Лена, конечно, приходила отработать и получить деньги, но ей нравилось и вести беседы с Германом. Вообще-то она окончила философский факультет, и ее нет-нет да и тянуло разобраться в том, как все в мире устроено.
— Все эти книги и фильмы, — сказала она как-то, кивнув на журнальный столик с книгами и кассетами, — легенды, песни врут, когда ставят во главу жизни секс, сексуальную любовь мужчины и женщины. Обманутые писателями и режиссерами люди страдают, вместо того чтобы определить и принять ту страсть, которая выпала им. Сколько я наблюдаю — мужчин в основном, — у каждого есть своя страсть, стержень, пуповина, которая связывает и примиряет с миром.
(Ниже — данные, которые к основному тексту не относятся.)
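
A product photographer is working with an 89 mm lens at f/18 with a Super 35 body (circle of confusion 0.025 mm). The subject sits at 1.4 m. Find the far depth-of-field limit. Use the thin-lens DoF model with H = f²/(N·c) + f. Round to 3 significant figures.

1.51 m

Hyperfocal distance H = f²/(N·c) + f = 89²/(18 × 0.025) + 89 = 7921/0.45 + 89 ≈ 17691.2 mm ≈ 17.69 m.
Far limit Df = s·(H − f)/(H − s) = 1400 × (17691.2 − 89) / (17691.2 − 1400) = 1400 × 17602.2 / 16291.2 ≈ 1512.7 mm ≈ 1.51 m.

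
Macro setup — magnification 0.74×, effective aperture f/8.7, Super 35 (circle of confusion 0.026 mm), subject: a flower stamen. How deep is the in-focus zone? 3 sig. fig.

At magnification m, DoF ≈ 2·N_eff·c/m² = 2 × 8.7 × 0.026 / 0.74² = 0.4524 / 0.5476 ≈ 0.826 mm.

0.826 mm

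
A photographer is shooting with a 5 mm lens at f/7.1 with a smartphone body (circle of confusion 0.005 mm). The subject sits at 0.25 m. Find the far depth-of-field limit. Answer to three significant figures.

Hyperfocal distance H = f²/(N·c) + f = 5²/(7.1 × 0.005) + 5 = 25/0.0355 + 5 ≈ 709.2 mm ≈ 0.709 m.
Far limit Df = s·(H − f)/(H − s) = 250 × (709.2 − 5) / (709.2 − 250) = 250 × 704.2 / 459.2 ≈ 383.38 mm.

383 mm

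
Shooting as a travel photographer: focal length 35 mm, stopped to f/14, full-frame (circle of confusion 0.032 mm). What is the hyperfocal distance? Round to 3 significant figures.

2.77 m

Hyperfocal distance H = f²/(N·c) + f = 35²/(14 × 0.032) + 35 = 1225/0.448 + 35 ≈ 2769.4 mm ≈ 2.77 m.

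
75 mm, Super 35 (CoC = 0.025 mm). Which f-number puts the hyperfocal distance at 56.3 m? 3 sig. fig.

Rearrange H = f²/(N·c) + f for N: N = f² / ((H − f)·c).
N = 75² / ((56300 − 75) × 0.025) = 5625 / 1406 ≈ 4.

f/4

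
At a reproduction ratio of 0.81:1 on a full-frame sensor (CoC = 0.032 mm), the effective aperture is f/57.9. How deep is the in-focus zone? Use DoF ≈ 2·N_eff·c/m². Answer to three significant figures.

5.65 mm

At magnification m, DoF ≈ 2·N_eff·c/m² = 2 × 57.9 × 0.032 / 0.81² = 3.706 / 0.6561 ≈ 5.65 mm.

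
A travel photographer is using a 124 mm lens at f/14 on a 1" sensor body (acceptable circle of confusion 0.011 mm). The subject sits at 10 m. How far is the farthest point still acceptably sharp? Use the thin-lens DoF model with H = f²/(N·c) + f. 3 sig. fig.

Hyperfocal distance H = f²/(N·c) + f = 124²/(14 × 0.011) + 124 = 15376/0.154 + 124 ≈ 99968.2 mm ≈ 99.97 m.
Far limit Df = s·(H − f)/(H − s) = 10000 × (99968.2 − 124) / (99968.2 − 10000) = 10000 × 99844.2 / 89968.2 ≈ 11098 mm ≈ 11.1 m.

11.1 m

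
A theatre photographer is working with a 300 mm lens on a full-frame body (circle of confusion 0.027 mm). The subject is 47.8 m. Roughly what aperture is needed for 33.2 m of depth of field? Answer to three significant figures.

Write h = H − f = f²/(N·c). The thin-lens limits are Dn = s·h/(h + (s−f)) and Df = s·h/(h − (s−f)), so DoF = Df − Dn = 2·s·(s−f)·h / (h² − (s−f)²).
That is a quadratic in h: DoF·h² − 2·s·(s−f)·h − DoF·(s−f)² = 0 ⇒ h = (s−f)·(s + √(s² + DoF²)) / DoF = 47500 × (47800 + √(47800² + 33200²)) / 33200 = 47500 × (47800 + 58198.6) / 33200 ≈ 151655 mm.
Then N = f²/(c·h) = 300² / (0.027 × 151655) = 90000 / 4094.7 ≈ 22.

f/22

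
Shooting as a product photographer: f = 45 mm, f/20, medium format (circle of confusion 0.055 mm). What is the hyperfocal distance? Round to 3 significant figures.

1.89 m

Hyperfocal distance H = f²/(N·c) + f = 45²/(20 × 0.055) + 45 = 2025/1.1 + 45 ≈ 1885.9 mm ≈ 1.89 m.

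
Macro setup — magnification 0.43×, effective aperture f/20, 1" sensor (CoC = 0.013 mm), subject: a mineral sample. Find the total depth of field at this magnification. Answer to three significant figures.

At magnification m, DoF ≈ 2·N_eff·c/m² = 2 × 20 × 0.013 / 0.43² = 0.52 / 0.1849 ≈ 2.81 mm.

2.81 mm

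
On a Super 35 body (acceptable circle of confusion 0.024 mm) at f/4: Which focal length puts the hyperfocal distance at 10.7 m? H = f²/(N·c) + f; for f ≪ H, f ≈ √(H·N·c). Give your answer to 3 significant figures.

From H = f²/(N·c) + f, with f ≪ H: f ≈ √(H·N·c) = √(10700 × 4 × 0.024) = √1027.2 ≈ 32.05 mm.
Exact: f² + N·c·f − N·c·H = 0 ⇒ f = (−N·c + √((N·c)² + 4·N·c·H))/2 = (−0.096 + √4108.8)/2 ≈ 32.002 mm ≈ 32.0 mm.

32.0 mm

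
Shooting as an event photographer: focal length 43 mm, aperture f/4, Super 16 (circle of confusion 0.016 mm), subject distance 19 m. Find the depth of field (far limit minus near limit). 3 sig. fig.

Hyperfocal distance H = f²/(N·c) + f = 43²/(4 × 0.016) + 43 = 1849/0.064 + 43 ≈ 28933.6 mm ≈ 28.93 m.
Near limit Dn = s·(H − f)/(H + s − 2f) = 19000 × (28933.6 − 43) / (28933.6 + 19000 − 2 × 43) = 19000 × 28890.6 / 47847.6 ≈ 11472 mm.
Far limit Df = s·(H − f)/(H − s) = 19000 × (28933.6 − 43) / (28933.6 − 19000) = 19000 × 28890.6 / 9933.6 ≈ 55259 mm.
Depth of field = Df − Dn = 55259 − 11472 ≈ 43787 mm ≈ 43.8 m.

43.8 m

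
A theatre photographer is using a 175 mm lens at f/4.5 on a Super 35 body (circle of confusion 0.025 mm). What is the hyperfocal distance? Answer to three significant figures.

Hyperfocal distance H = f²/(N·c) + f = 175²/(4.5 × 0.025) + 175 = 30625/0.1125 + 175 ≈ 272397.2 mm ≈ 272 m.

272 m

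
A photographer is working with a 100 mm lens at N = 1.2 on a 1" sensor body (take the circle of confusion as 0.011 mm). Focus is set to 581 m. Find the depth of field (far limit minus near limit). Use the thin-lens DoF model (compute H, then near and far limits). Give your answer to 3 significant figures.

2160 m

Hyperfocal distance H = f²/(N·c) + f = 100²/(1.2 × 0.011) + 100 = 10000/0.0132 + 100 ≈ 757675.8 mm ≈ 757.7 m.
Near limit Dn = s·(H − f)/(H + s − 2f) = 581000 × (757675.8 − 100) / (757675.8 + 581000 − 2 × 100) = 581000 × 757575.8 / 1338475.8 ≈ 328845 mm.
Far limit Df = s·(H − f)/(H − s) = 581000 × (757675.8 − 100) / (757675.8 − 581000) = 581000 × 757575.8 / 176675.8 ≈ 2491295 mm.
Depth of field = Df − Dn = 2491295 − 328845 ≈ 2162450 mm ≈ 2160 m.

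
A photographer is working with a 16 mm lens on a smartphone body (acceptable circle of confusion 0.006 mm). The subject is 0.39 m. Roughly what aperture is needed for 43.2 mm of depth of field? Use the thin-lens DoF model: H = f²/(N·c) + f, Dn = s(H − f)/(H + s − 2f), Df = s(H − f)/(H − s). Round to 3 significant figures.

f/6.30

Write h = H − f = f²/(N·c). The thin-lens limits are Dn = s·h/(h + (s−f)) and Df = s·h/(h − (s−f)), so DoF = Df − Dn = 2·s·(s−f)·h / (h² − (s−f)²).
That is a quadratic in h: DoF·h² − 2·s·(s−f)·h − DoF·(s−f)² = 0 ⇒ h = (s−f)·(s + √(s² + DoF²)) / DoF = 374 × (390 + √(390² + 43.2²)) / 43.2 = 374 × (390 + 392.385) / 43.2 ≈ 6773.4 mm.
Then N = f²/(c·h) = 16² / (0.006 × 6773.4) = 256 / 40.641 ≈ 6.30.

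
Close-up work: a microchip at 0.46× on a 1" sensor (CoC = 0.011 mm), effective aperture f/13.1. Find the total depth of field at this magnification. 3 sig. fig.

1.36 mm

At magnification m, DoF ≈ 2·N_eff·c/m² = 2 × 13.1 × 0.011 / 0.46² = 0.2882 / 0.2116 ≈ 1.36 mm.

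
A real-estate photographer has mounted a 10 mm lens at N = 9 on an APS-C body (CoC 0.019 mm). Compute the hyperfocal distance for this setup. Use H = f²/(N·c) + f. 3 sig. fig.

Hyperfocal distance H = f²/(N·c) + f = 10²/(9 × 0.019) + 10 = 100/0.171 + 10 ≈ 594.8 mm ≈ 0.595 m.

0.595 m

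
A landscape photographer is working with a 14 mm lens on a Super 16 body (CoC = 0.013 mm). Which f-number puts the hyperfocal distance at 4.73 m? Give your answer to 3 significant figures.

f/3.20

Rearrange H = f²/(N·c) + f for N: N = f² / ((H − f)·c).
N = 14² / ((4730 − 14) × 0.013) = 196 / 61.31 ≈ 3.20.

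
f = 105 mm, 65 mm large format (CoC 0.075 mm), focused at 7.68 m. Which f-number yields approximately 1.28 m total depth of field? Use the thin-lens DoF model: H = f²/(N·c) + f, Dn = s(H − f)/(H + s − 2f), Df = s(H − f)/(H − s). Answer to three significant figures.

Write h = H − f = f²/(N·c). The thin-lens limits are Dn = s·h/(h + (s−f)) and Df = s·h/(h − (s−f)), so DoF = Df − Dn = 2·s·(s−f)·h / (h² − (s−f)²).
That is a quadratic in h: DoF·h² − 2·s·(s−f)·h − DoF·(s−f)² = 0 ⇒ h = (s−f)·(s + √(s² + DoF²)) / DoF = 7575 × (7680 + √(7680² + 1280²)) / 1280 = 7575 × (7680 + 7785.94) / 1280 ≈ 91527 mm.
Then N = f²/(c·h) = 105² / (0.075 × 91527) = 11025 / 6864.5 ≈ 1.61.

f/1.61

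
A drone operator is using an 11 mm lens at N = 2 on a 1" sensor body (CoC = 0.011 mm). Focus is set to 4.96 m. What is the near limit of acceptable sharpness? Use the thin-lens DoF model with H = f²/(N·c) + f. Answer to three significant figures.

2.61 m

Hyperfocal distance H = f²/(N·c) + f = 11²/(2 × 0.011) + 11 = 121/0.022 + 11 ≈ 5511.0 mm ≈ 5.511 m.
Near limit Dn = s·(H − f)/(H + s − 2f) = 4960 × (5511.0 − 11) / (5511.0 + 4960 − 2 × 11) = 4960 × 5500.0 / 10449.0 ≈ 2610.8 mm ≈ 2.61 m.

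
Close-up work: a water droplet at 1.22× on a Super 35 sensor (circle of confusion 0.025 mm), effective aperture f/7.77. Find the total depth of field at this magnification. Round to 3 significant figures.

At magnification m, DoF ≈ 2·N_eff·c/m² = 2 × 7.77 × 0.025 / 1.22² = 0.3885 / 1.488 ≈ 0.261 mm.

0.261 mm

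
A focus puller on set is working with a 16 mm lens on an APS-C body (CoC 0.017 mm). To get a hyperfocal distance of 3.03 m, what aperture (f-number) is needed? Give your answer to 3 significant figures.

f/5

Rearrange H = f²/(N·c) + f for N: N = f² / ((H − f)·c).
N = 16² / ((3030 − 16) × 0.017) = 256 / 51.24 ≈ 5.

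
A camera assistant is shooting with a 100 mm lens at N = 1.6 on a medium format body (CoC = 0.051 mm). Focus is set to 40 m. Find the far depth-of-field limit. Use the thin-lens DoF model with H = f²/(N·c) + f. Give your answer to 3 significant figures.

59.3 m

Hyperfocal distance H = f²/(N·c) + f = 100²/(1.6 × 0.051) + 100 = 10000/0.0816 + 100 ≈ 122649.0 mm ≈ 122.6 m.
Far limit Df = s·(H − f)/(H − s) = 40000 × (122649.0 − 100) / (122649.0 − 40000) = 40000 × 122549.0 / 82649.0 ≈ 59311 mm ≈ 59.3 m.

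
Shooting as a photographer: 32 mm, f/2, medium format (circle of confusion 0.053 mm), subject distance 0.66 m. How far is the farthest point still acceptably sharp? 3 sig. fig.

Hyperfocal distance H = f²/(N·c) + f = 32²/(2 × 0.053) + 32 = 1024/0.106 + 32 ≈ 9692.4 mm ≈ 9.692 m.
Far limit Df = s·(H − f)/(H − s) = 660 × (9692.4 − 32) / (9692.4 − 660) = 660 × 9660.4 / 9032.4 ≈ 705.89 mm ≈ 0.706 m.

0.706 m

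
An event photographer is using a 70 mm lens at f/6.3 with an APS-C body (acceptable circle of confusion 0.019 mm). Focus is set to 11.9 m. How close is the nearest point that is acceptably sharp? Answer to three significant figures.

9.23 m

Hyperfocal distance H = f²/(N·c) + f = 70²/(6.3 × 0.019) + 70 = 4900/0.1197 + 70 ≈ 41005.7 mm ≈ 41.01 m.
Near limit Dn = s·(H − f)/(H + s − 2f) = 11900 × (41005.7 − 70) / (41005.7 + 11900 − 2 × 70) = 11900 × 40935.7 / 52765.7 ≈ 9232.0 mm ≈ 9.23 m.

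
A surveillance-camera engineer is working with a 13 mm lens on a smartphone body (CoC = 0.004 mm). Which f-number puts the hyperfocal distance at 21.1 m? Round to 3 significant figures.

f/2.00

Rearrange H = f²/(N·c) + f for N: N = f² / ((H − f)·c).
N = 13² / ((21100 − 13) × 0.004) = 169 / 84.35 ≈ 2.00.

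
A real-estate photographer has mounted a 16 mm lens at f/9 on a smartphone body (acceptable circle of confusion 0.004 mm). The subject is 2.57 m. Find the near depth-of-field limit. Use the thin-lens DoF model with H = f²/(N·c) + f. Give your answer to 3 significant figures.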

Без этой страсти ему не выжить. И далеко не всегда она зиждется на сексе и даже не всегда направлена на одушевленный предмет. Есть у меня один клиент, — она завела глаза, — изучает облака. Целые лекции прочитывает мне каждый раз. У него есть жена, которую, как он говорит, он очень любит. Но я не сомневаюсь, если не будет жены, а будут облака, он выживет и — о ужас! — будет счастлив, а если будет жена, но не будет облаков, то и его не будет.
Отчасти Герман был согласен с Леной.
На сосисках, пиве, выпечке, которой его подкармливали медсестры, а также на гороховом супе Лены Герман впервые в жизни поправился, пришлось даже купить новую одежду и новый свитер большего размера. С Евой он виделся редко.
— Чего это ты вдруг сделался жирным? — с изумлением говорила она каждый раз, ущипнув его живот. Как-то весной прислала сообщение. Герман был как раз на практике в больнице. Собственно, уже пора было уходить домой, но он медлил. Ему нравилось в больнице, здесь мир был ясен и понятен. Герман стоял в переходе между корпусами и курил, глядя на апрельский больничный сквер, только что промытый дождем, когда пейджер в его халате ожил. Экран подсветил несколько слов: «Я, кажется, заболела. Сама не доеду. Я у Вероники Петровны. Армянский переулок, дом…».